My most urgent task at the moment is to put up fencing to protect the coppice stools from rabbits. This is quite expensive and the weather has prevented me from doing too much about it, but I'll have to do it in the next couple of weeks or so. This has to be dug into the ground to stop the rabbits burrowing underneath.

Speaking of coppicing, in the newly-exposed soil around the tree stumps I'm randomly planting potatoes and vegetable seeds - beetroots, maize, beans, pumpkins, carrots, marrows and butternut squashes. It occurred to me that I might be onto something here and I've never heard of anyone else doing this. Here is 25 years of leaf mulch, which has produced some of the richest soil imaginable, that is suddenly open to sunlight. Furthermore, it will be protected from rabbits by the fencing. I reckon there will be a couple of years before the new tree growth begins to block out the light again, and in the meantime I'm hoping that this will allow for some great (and very easy) no-dig vegetable gardening to go on. The random nature of the planting will protect against invasion by predator insects, which love groups of crops sown closely together. That's the plan anyway.

I've also begun inoculating sawn-up logs with mushroom spores - oyster mushrooms, shiitakes, pearl and chicken of the woods. The logs need to be kept damp - no problem in this climate!

I managed to sell some of my cut wood from this year's coppice - not much, but it's an exciting start! I'm beginning to keep notes on how much the land is producing.
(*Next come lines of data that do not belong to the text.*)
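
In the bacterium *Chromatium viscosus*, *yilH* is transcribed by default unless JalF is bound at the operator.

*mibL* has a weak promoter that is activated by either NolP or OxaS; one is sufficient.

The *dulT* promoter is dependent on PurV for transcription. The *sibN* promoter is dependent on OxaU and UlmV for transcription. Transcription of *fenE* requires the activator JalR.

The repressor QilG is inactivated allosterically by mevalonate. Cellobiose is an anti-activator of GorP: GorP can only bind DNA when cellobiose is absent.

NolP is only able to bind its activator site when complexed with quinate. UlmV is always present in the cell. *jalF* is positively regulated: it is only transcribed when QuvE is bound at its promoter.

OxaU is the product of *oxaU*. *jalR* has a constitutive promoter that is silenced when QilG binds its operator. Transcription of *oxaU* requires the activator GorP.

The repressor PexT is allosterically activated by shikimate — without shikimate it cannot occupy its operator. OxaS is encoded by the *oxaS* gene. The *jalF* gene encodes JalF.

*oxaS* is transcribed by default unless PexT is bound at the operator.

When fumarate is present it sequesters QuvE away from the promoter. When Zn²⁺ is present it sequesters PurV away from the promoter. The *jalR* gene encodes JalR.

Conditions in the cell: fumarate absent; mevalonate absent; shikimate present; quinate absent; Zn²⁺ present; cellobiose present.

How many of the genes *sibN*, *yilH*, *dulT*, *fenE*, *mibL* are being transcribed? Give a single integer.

Cellobiose is present, so GorP is inactive.
Required activator GorP is absent, so *oxaU* is not transcribed.
So OxaU is not produced.
UlmV is produced constitutively and is active.
Required activator OxaU is absent, so *sibN* is not transcribed.
→ *sibN* is OFF.
Fumarate is absent, so QuvE is active.
No repressor is bound and QuvE is active, so *jalF* is transcribed.
So JalF is produced and active.
With repressor JalF bound, *yilH* is not transcribed.
→ *yilH* is OFF.
Zn²⁺ is present, so PurV is inactive.
Required activator PurV is absent, so *dulT* is not transcribed.
→ *dulT* is OFF.
Mevalonate is absent, so QilG is active.
With repressor QilG bound, *jalR* is not transcribed.
So JalR is not produced.
Required activator JalR is absent, so *fenE* is not transcribed.
→ *fenE* is OFF.
Quinate is absent, so NolP is inactive.
Shikimate is present, so PexT is active.
With repressor PexT bound, *oxaS* is not transcribed.
So OxaS is not produced.
No activator is available at the *mibL* promoter, so *mibL* is not transcribed.
→ *mibL* is OFF.
0 of the 5 genes are transcribed.

0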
Everything should be included in it, from wood and seedlings, to hedge berries, rabbits and pounds of apples. The reason I'm starting to do this is a growing suspicion that in the not-too-distant future landowners will have to justify their land and prove to government officials that they are doing everything they can to make it productive and not just using it for leisure.

I recently watched all of the episodes of the BBC series 'Victorian Farm' and went on to watch 'Wartime Farm' - I'd highly recommend both series as they are free to watch on YouTube. It then hit me that a financial storm will likely render the UK unable to purchase chemical fertiliser and oil, meaning the threat of widespread hunger. When this happened during the last war, all farmers were immediately placed under the watchful eye of the 'War Ag' i.e. inspectors who ensured landowners were doing everything they could to produce as much food and wood as possible. Failure to make the grade meant confiscation of your land. In one case, a farmer who refused to cooperate was shot dead by police following a siege.

But since the last war the population has more than doubled, the skills to work the land without chemicals have evaporated, a massive area has been concreted over by urban sprawl and the fertility of the topsoil has plummeted. And now we are also losing large amounts of low-lying fertile land to flooding. The only reason people are not worried by all this is because there is this false notion floating around that we will always be able to buy whatever we want on the so-called global market. To me that sounds like a risky proposition.

Officialdom loves documentation, so from here on in I'll be taking notes of exactly what the inputs and outputs are at Fox Wood. After all, I wouldn't want the land to be placed in the hands of a bureaucrat, ploughed up and planted with potatoes to feed starving city folk. This, to me, is a far more likely scenario than the imagined gangs of thugs who will be roaming the countryside looking for food.

I'm just thinking ahead and it pays to spot potential predators lurking in bushes.